Later Dadabhai Naoroji moved to Britain once again and hen continued the political involvement there. He was elected for the Liberal party in Finsbury Central at the 1892 general election and was the first British Indian MP. 

However, he refused to take oath in office on the Bible as he was not a Christian, and was allowed to take oath in the name of God on his copy of Khordeh Avesta. He spoke of on the Irish Home Rule and the condition of the Indian people in the Parliament. In the year 1906, he was again elected as the president of the INC.

Dadabhai Naoroji was a frequent contributor of articles and papers as well as various journals and magazines. He wrote regularly for the Students Literary Miscellany, a journal started by the Students Literary and Scientific Society at the Elphinstone College, Bombay. 

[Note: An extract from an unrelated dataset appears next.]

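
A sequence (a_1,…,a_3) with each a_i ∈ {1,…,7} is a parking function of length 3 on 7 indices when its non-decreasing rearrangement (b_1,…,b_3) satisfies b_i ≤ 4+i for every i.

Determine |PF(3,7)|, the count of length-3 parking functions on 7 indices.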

He also himself edited his society’s Gujarati journal ‘Dynan Prakash’. He also contributed articles to a number of newspapers and magazines in England including Commerce, India, Contemporary Reviews, Daily New, Manchester Guardian, Weekly News and Chronicle and the Pearson’s Magazine. Dadabhai Naoroji also founded the Framji Institute after he left India for London to join business. 

He also founded the Irani Fund, Parsi Gymnasium, the Widow Remarriage Association and the Victoria and Albert Museum. 

He also founded several other important organizations both in India and UK like the Indian National Congress, East Indian Association London and the Royal Asiatic Society of Bombay and so on. Dadabhai Naoroji died at the age of 91 on 30th June 1917.

Memorials on Dadabhai Naoroji:

A heritage road in Mumbai is named as the Dadabhai Naoroji Road. A road in Karachi in Pakistan and another in Bloomsbury area in London is also named after him.